Come già affermato da questa Corte, in tema di sanzioni amministrative, la L. 24 novembre 1981, n. 689, art. 9, comma 2, – a tenore del quale quando uno stesso fatto è punito da una disposizione penale e da una disposizione regionale che preveda una sanzione amministrativa, si applica in ogni caso la disposizione penale – in tanto opera in quanto le norme sanzionanti un medesimo fatto si trovino fra loro in rapporto di specialità, che deve essere escluso quando sia diversa l’obiettività giuridica degli interessi protetti dalle due norme. Non sussiste, pertanto, un rapporto di specialità tra le disposizioni penali a protezione dell’ambiente di cui al D.Lgs. 29 ottobre 1999, n. 490, artt. 146, 151 e 163, e le norme a protezione del vincolo idrogeologico di cui alla L.R. Lombardia 5 aprile 1976, n. 8, art. 25, e art. 55 del regolamento regionale Lombardia 23 febbraio 1993, n. 1, che configurano come illecito amministrativo l’esecuzione di lavori di scavo in assenza o in contrasto con l’autorizzazione forestale; nè è ravvisabile, tra le anzidette norme, un rapporto di pregiudizialità tale da configurare l’accertamento dell’illecito amministrativo come antecedente logico necessario per l’esistenza del reato e così da determinare quella connessione obiettiva che, ai sensi della L. 24 novembre 1981, n. 689, art. 24, comporta lo spostamento delle competenze all’applicazione della sanzione dell’organo amministrativo al giudice penale in proposito Sez. 2, Sentenza n. 28379 del 22/12/2011 Rv. 620663; v. altresì Sez. 1, Sentenza n. 5047 del 08/03/2005 Rv. 579684).

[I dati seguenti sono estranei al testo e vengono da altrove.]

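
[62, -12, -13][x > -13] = keep x where x > -13: 62✓, -12✓, -13✗
= [62, -12]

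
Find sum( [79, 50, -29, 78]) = 79 + 50 + (-29) + 78
= 178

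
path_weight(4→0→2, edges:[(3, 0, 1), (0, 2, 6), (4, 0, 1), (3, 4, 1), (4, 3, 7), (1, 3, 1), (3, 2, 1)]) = 7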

Il predetto principio si attaglia perfettamente al caso di specie in cui si discute (come riporta lo stesso ricorso a pagg. 26 e 27) di sanzioni amministrative applicate per violazioni della L.R. n. 8 del 1976, art. 25 e del Regolamento Regionale n. 1/1993, art. 55, mentre il procedimento penale riguardava reati in materia di rifiuti non pericolosi (D.Lgs. n. 22 del 1997, art. 51, comma 2) e di ambiente (D.Lgs. n. 490 del 1999, art. 163, in relazione alla L. n. 47 del 1985, art. 20, lett. c, come sostituito dal D.Lgs. n. 378 del 2001, art. 44, lett. c): quindi diversa l’obiettività giuridica degli interessi protetti dalle norme penali (ambiente) e dalle norme amministrative di cui all’ordinanza ingiunzione (vincolo idrogeologico), come pure da questa Corte già osservato (v. sentenza n. 28379 del 22/12/2011 cit., in motivazione).

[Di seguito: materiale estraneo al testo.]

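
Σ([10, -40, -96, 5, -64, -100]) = 10 + (-40) + (-96) + 5 + (-64) + (-100)
= -285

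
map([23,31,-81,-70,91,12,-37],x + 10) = 23+10=33, 31+10=41, -81+10=-71, -70+10=-60, 91+10=101, 12+10=22, -37+10=-27
= [33, 41, -71, -60, 101, 22, -27]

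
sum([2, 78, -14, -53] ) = 13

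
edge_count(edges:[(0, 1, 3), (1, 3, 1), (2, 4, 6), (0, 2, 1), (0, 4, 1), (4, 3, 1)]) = 6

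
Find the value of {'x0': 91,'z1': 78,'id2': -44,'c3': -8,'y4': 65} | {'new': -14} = {'x0': 91, 'z1': 78, 'id2': -44, 'c3': -8, 'y4': 65, 'new': -14}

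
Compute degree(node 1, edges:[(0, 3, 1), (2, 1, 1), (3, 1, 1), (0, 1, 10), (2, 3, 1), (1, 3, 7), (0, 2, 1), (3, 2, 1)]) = incident: (2,1), (3,1), (0,1), (1,3)
= 4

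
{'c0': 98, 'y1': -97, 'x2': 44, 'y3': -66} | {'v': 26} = {'c0': 98, 'y1': -97, 'x2': 44, 'y3': -66, 'v': 26}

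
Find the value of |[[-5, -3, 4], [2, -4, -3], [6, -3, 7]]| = 353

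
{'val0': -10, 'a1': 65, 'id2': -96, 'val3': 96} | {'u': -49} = {'val0': -10, 'a1': 65, 'id2': -96, 'val3': 96, 'u': -49}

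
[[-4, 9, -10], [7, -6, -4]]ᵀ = [[-4, 7], [9, -6], [-10, -4]]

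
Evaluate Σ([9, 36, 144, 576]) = 765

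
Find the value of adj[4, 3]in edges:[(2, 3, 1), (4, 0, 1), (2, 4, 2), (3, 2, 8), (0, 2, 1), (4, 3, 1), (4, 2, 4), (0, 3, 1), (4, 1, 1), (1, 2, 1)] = 1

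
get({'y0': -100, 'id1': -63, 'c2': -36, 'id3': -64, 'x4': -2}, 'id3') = -64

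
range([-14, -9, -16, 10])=26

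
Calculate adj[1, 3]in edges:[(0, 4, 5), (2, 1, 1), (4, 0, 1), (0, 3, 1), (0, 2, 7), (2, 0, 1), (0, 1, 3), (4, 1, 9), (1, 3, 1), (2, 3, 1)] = 1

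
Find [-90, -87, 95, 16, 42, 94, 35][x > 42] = keep x where x > 42: -90✗, -87✗, 95✓, 16✗, 42✗, 94✓, 35✗
= [95, 94]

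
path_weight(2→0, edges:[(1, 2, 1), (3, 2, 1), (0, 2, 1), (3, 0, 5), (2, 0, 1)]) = w(2→0)=1
= 1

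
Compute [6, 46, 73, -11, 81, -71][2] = 73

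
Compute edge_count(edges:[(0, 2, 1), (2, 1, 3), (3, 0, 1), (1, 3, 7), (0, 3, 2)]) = 5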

In conclusione, il ricorso va respinto e i ricorrenti, per il principio della soccombenza, vanno condannati in solido al pagamento delle spese del giudizio di legittimità.

PQM

rigetta il ricorso e condanna in solido i ricorrenti al pagamento delle spese del presente grado di giudizio che liquida in complessivi Euro 4.200,00 di cui Euro 200,00 per esborsi, oltre accessori di legge.

Così deciso in Roma, il 17 giugno 2016.